Anthony Browne, Technology and Decarbonisation Minister is to launch funding support for schools in Nottingham today, providing grants of up to 75% of the cost to buy and install charge points, up to £2,500 per socket, up from the previous £350.
The grants are funded by the Department for Transport and are part of the Workplace Charging Scheme which is available for state-funded schools, colleges, nurseries and academies to boost the charge point facilities for staff and visitors.
Minister for the School System and Student Finance at the Department for Education, Baroness Barran, said:
“This is an exciting opportunity for schools across England to become part of an ongoing move towards a greener public sector. Schools engaging with this grant will be supporting the development of green infrastructure, helping to improve their local environments.

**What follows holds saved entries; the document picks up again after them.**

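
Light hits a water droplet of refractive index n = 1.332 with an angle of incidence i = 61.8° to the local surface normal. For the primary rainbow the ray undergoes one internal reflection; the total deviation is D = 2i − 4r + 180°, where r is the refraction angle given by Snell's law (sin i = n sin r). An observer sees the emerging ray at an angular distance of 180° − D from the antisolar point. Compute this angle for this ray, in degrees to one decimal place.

sin r = sin 61.8° / 1.332 = 0.8813/1.332 = 0.6616; r = 41.43°.
D = 2·61.8° − 4·41.43° + 180° = 123.60° − 165.70° + 180° = 137.90°.
Angle from antisolar point = 180° − D = 42.10°.

42.1°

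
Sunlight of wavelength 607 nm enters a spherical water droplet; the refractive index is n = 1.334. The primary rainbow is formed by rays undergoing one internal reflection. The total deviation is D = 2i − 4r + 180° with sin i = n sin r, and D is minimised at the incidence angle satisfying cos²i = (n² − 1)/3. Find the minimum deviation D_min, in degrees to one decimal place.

cos²i = (1.77956 − 1)/3 = 0.25985; i = arccos(0.50976) = 59.352°.
sin r = sin 59.352°/1.334 = 0.64492; r = 40.159°.
D_min = 2·59.352° − 4·40.159° + 180° = 138.067°.

138.1°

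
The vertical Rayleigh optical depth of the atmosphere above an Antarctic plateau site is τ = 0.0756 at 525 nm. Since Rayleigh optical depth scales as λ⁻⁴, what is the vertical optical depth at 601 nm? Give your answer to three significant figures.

0.0440

τ(601 nm) = τ(525 nm) × (525/601)⁴ = 0.0756 × (0.8735)⁴ = 0.0756 × 0.5823 = 0.0440.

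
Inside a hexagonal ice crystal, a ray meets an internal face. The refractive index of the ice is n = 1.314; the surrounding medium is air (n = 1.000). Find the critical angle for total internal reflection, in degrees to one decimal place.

49.6°

sin θ_c = n_air / n = 1.000 / 1.314 = 0.7610.
θ_c = arcsin(0.7610) = 49.56°.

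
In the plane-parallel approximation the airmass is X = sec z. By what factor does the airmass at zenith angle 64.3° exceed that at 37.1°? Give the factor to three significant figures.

X(64.3°)/X(37.1°) = sec 64.3° / sec 37.1° = cos 37.1° / cos 64.3° = 0.7976/0.4337 = 1.8392.

1.84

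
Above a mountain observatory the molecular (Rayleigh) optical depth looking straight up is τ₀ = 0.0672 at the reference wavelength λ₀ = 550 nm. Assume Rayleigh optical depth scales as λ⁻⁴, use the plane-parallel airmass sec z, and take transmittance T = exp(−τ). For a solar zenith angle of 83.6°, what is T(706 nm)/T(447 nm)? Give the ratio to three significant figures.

3.19

Airmass: sec 83.6° = 8.9711.
τ(706 nm) = 0.0672 × (550/706)⁴ × 8.9711 = 0.0672 × 0.3683 × 8.9711 = 0.2220.
τ(447 nm) = 0.0672 × (550/447)⁴ × 8.9711 = 0.0672 × 2.2920 × 8.9711 = 1.3818.
T(706)/T(447) = exp(τ_B − τ_A) = exp(1.1597) = 3.1890.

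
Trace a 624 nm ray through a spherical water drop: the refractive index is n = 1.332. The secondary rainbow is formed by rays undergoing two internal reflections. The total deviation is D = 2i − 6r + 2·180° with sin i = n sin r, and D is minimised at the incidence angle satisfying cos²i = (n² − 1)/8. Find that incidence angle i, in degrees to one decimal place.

71.9°

cos²i = (1.332² − 1)/8 = (1.77422 − 1)/8 = 0.09678.
cos i = 0.31109, so i = 71.875°.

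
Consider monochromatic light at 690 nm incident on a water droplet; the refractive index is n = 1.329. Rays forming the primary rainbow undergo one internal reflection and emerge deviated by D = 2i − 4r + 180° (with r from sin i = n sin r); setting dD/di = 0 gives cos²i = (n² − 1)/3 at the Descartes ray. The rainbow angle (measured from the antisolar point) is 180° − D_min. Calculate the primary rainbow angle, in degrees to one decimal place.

42.7°

cos²i = (1.76624 − 1)/3 = 0.25541; i = arccos(0.50538) = 59.643°.
sin r = sin 59.643°/1.329 = 0.64928; r = 40.487°.
D_min = 2·59.643° − 4·40.487° + 180° = 137.337°.
Rainbow angle = 180° − D_min = 42.663°.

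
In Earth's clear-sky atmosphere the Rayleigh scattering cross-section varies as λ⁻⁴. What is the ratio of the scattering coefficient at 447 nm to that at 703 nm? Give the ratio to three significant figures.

Rayleigh scattering ∝ λ⁻⁴, so the ratio of coefficients is the inverse fourth power of the wavelength ratio.
σ(447)/σ(703) = (703/447)⁴ = (1.5727)⁴ = 6.118.

6.12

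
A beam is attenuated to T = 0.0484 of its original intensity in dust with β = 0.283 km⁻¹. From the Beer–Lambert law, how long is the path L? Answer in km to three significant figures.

Beer–Lambert: T = exp(−βL) ⇒ L = −ln(T)/β = −ln(0.0484)/0.283 = 3.0283/0.283 = 10.7 km.

10.7 km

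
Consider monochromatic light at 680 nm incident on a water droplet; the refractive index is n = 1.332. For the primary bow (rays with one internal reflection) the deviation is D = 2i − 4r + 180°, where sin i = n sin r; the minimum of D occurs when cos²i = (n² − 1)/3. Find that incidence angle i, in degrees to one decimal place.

cos²i = (1.332² − 1)/3 = (1.77422 − 1)/3 = 0.25807.
cos i = 0.50801, so i = 59.469°.

59.5°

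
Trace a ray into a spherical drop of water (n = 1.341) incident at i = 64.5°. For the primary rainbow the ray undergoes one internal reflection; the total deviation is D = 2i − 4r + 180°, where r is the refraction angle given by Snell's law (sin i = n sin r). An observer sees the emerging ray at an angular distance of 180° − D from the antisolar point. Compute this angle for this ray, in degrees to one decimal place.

40.2°

sin r = sin 64.5° / 1.341 = 0.9026/1.341 = 0.6731; r = 42.30°.
D = 2·64.5° − 4·42.30° + 180° = 129.00° − 169.22° + 180° = 139.78°.
Angle from antisolar point = 180° − D = 40.22°.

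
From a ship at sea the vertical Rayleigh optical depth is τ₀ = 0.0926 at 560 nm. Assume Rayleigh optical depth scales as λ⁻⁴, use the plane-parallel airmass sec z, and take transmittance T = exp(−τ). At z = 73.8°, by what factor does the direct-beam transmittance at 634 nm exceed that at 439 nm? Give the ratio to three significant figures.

Airmass: sec 73.8° = 3.5843.
τ(634 nm) = 0.0926 × (560/634)⁴ × 3.5843 = 0.0926 × 0.6087 × 3.5843 = 0.2020.
τ(439 nm) = 0.0926 × (560/439)⁴ × 3.5843 = 0.0926 × 2.6479 × 3.5843 = 0.8788.
T(634)/T(439) = exp(τ_B − τ_A) = exp(0.6768) = 1.9676.

1.97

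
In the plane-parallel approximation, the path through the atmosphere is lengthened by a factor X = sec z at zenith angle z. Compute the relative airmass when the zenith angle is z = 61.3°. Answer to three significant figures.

2.08

X = sec z = 1/cos 61.3° = 1/0.4802 = 2.0824.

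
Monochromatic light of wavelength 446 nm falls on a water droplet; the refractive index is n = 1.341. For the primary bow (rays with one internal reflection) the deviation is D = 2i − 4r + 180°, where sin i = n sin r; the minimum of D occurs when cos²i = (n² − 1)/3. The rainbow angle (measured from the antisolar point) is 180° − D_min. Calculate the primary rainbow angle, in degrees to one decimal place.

cos²i = (1.79828 − 1)/3 = 0.26609; i = arccos(0.51584) = 58.946°.
sin r = sin 58.946°/1.341 = 0.63884; r = 39.705°.
D_min = 2·58.946° − 4·39.705° + 180° = 139.071°.
Rainbow angle = 180° − D_min = 40.929°.

40.9°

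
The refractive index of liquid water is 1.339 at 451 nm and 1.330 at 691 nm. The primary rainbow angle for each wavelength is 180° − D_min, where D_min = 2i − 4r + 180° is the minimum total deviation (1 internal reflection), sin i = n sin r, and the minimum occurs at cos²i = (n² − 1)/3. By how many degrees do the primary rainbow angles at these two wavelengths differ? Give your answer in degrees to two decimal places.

At 451 nm (n = 1.339): cos²i = 0.26431 → i = 59.062°, r = 39.834°, D_min = 138.786°, rainbow angle = 41.214°.
At 691 nm (n = 1.330): cos²i = 0.25630 → i = 59.585°, r = 40.422°, D_min = 137.484°, rainbow angle = 42.516°.
Angular width = |41.214° − 42.516°| = 1.303°.

1.30°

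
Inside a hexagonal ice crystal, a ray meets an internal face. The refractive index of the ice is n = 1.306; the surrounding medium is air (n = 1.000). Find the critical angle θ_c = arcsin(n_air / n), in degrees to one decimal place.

sin θ_c = n_air / n = 1.000 / 1.306 = 0.7657.
θ_c = arcsin(0.7657) = 49.97°.

50.0°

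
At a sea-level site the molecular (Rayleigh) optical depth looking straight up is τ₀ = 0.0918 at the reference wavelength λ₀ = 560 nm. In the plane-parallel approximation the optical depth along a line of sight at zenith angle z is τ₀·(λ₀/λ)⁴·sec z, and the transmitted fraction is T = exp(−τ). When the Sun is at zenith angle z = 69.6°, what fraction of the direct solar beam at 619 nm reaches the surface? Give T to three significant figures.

sec 69.6° = 2.8688.
τ = 0.0918 × (560/619)⁴ × 2.8688 = 0.0918 × 0.6699 × 2.8688 = 0.1764.
T = exp(−0.1764) = 0.8383.

0.838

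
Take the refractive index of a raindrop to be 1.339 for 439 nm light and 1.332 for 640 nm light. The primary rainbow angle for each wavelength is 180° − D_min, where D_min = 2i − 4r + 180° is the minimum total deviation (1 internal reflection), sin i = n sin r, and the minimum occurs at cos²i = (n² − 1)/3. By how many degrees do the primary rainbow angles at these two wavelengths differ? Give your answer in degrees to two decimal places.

1.01°

At 439 nm (n = 1.339): cos²i = 0.26431 → i = 59.062°, r = 39.834°, D_min = 138.786°, rainbow angle = 41.214°.
At 640 nm (n = 1.332): cos²i = 0.25807 → i = 59.469°, r = 40.290°, D_min = 137.776°, rainbow angle = 42.224°.
Angular width = |41.214° − 42.224°| = 1.010°.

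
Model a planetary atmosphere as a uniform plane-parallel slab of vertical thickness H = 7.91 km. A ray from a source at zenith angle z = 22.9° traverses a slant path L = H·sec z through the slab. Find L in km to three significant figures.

8.59 km

sec z = 1/cos 22.9° = 1.0856.
L = 7.91 × 1.0856 = 8.587 km.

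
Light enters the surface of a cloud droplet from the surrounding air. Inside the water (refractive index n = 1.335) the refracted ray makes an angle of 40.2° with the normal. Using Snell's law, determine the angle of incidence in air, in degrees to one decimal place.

59.5°

Snell: sin θ_i = n · sin θ_r = 1.335 × sin 40.2° = 1.335 × 0.6455 = 0.8617.
θ_i = arcsin(0.8617) = 59.51°.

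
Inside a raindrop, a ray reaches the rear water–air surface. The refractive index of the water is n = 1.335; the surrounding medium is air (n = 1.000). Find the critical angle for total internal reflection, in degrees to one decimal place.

48.5°

sin θ_c = n_air / n = 1.000 / 1.335 = 0.7491.
θ_c = arcsin(0.7491) = 48.51°.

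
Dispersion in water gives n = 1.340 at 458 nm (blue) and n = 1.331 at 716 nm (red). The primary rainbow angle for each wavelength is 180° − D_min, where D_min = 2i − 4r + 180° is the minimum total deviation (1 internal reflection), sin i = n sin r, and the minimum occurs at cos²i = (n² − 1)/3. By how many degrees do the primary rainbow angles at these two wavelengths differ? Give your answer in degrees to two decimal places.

At 458 nm (n = 1.340): cos²i = 0.26520 → i = 59.004°, r = 39.770°, D_min = 138.929°, rainbow angle = 41.071°.
At 716 nm (n = 1.331): cos²i = 0.25719 → i = 59.527°, r = 40.356°, D_min = 137.630°, rainbow angle = 42.370°.
Angular width = |41.071° − 42.370°| = 1.299°.

1.30°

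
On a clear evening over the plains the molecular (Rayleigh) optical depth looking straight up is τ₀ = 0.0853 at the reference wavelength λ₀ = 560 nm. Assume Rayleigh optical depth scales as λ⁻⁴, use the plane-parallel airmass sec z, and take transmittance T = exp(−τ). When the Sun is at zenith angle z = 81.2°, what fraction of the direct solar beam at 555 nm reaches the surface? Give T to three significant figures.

0.561

sec 81.2° = 6.5366.
τ = 0.0853 × (560/555)⁴ × 6.5366 = 0.0853 × 1.0365 × 6.5366 = 0.5779.
T = exp(−0.5779) = 0.5611.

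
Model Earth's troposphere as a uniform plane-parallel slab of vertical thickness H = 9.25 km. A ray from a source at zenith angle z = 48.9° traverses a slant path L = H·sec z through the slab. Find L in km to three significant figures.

sec z = 1/cos 48.9° = 1.5212.
L = 9.25 × 1.5212 = 14.071 km.

14.1 km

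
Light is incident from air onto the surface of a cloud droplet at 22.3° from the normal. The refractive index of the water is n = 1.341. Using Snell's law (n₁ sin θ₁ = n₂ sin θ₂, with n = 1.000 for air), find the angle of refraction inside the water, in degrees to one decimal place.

16.4°

Snell: sin θ_r = sin θ_i / n = sin 22.3° / 1.341 = 0.3795 / 1.341 = 0.2830.
θ_r = arcsin(0.2830) = 16.44°.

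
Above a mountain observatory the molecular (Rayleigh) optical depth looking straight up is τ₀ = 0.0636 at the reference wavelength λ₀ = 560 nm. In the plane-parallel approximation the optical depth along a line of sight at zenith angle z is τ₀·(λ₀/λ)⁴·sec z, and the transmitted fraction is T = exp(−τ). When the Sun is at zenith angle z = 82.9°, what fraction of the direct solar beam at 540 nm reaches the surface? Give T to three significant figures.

sec 82.9° = 8.0905.
τ = 0.0636 × (560/540)⁴ × 8.0905 = 0.0636 × 1.1566 × 8.0905 = 0.5951.
T = exp(−0.5951) = 0.5515.

0.551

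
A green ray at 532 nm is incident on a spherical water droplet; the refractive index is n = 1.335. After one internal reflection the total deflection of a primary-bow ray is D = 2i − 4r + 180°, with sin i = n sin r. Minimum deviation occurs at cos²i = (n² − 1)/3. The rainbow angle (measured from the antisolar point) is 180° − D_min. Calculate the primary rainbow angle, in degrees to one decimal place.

cos²i = (1.78222 − 1)/3 = 0.26074; i = arccos(0.51063) = 59.294°.
sin r = sin 59.294°/1.335 = 0.64405; r = 40.094°.
D_min = 2·59.294° − 4·40.094° + 180° = 138.212°.
Rainbow angle = 180° − D_min = 41.788°.

41.8°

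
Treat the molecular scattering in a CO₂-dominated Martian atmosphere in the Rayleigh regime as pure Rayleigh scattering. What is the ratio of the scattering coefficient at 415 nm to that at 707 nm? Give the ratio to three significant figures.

8.42

Rayleigh scattering ∝ λ⁻⁴, so the ratio of coefficients is the inverse fourth power of the wavelength ratio.
σ(415)/σ(707) = (707/415)⁴ = (1.7036)⁴ = 8.423.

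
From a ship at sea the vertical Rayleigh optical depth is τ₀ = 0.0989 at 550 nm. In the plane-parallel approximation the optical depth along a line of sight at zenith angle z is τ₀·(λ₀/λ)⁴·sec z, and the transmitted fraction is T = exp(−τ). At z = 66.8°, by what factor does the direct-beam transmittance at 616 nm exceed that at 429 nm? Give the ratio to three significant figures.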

“Developing a greener education estate is a key element of our sustainability and climate change strategy. The expansion of this grant supports our ambition to improve the sustainability of our schools in the ongoing move towards net zero.”
The first payments for charging projects have been approved to 3 local authorities from East Sussex to North Yorkshire, and 2 London boroughs via the government’s Local Electric Vehicle Infrastructure (LEVI) Fund, where £381 million is being made available to local authorities across the country.
Technology and Decarbonisation Minister, Anthony Browne, said:
“We’re getting on with delivering our Plan for Drivers, and this latest set of measures will mean EV owners everywhere benefit from easier and more convenient access to charge points.
“This government has already spent over £2 billion to ensure a smooth switch to EVs, and we’re committed to supporting drivers as we transition towards net zero in a proportionate way that doesn’t burden working people.”
In addition, the government is today launching a consultation to look at ways to speed up charge point installation across the country. The proposals would give charge point operators (CPOs) the right to carry out street works using a permit rather than a licence.
Permits can be issued much faster, taking days instead of months, and are significantly cheaper to obtain than licences, reducing costs for operators and speeding up the charge point rollout for drivers.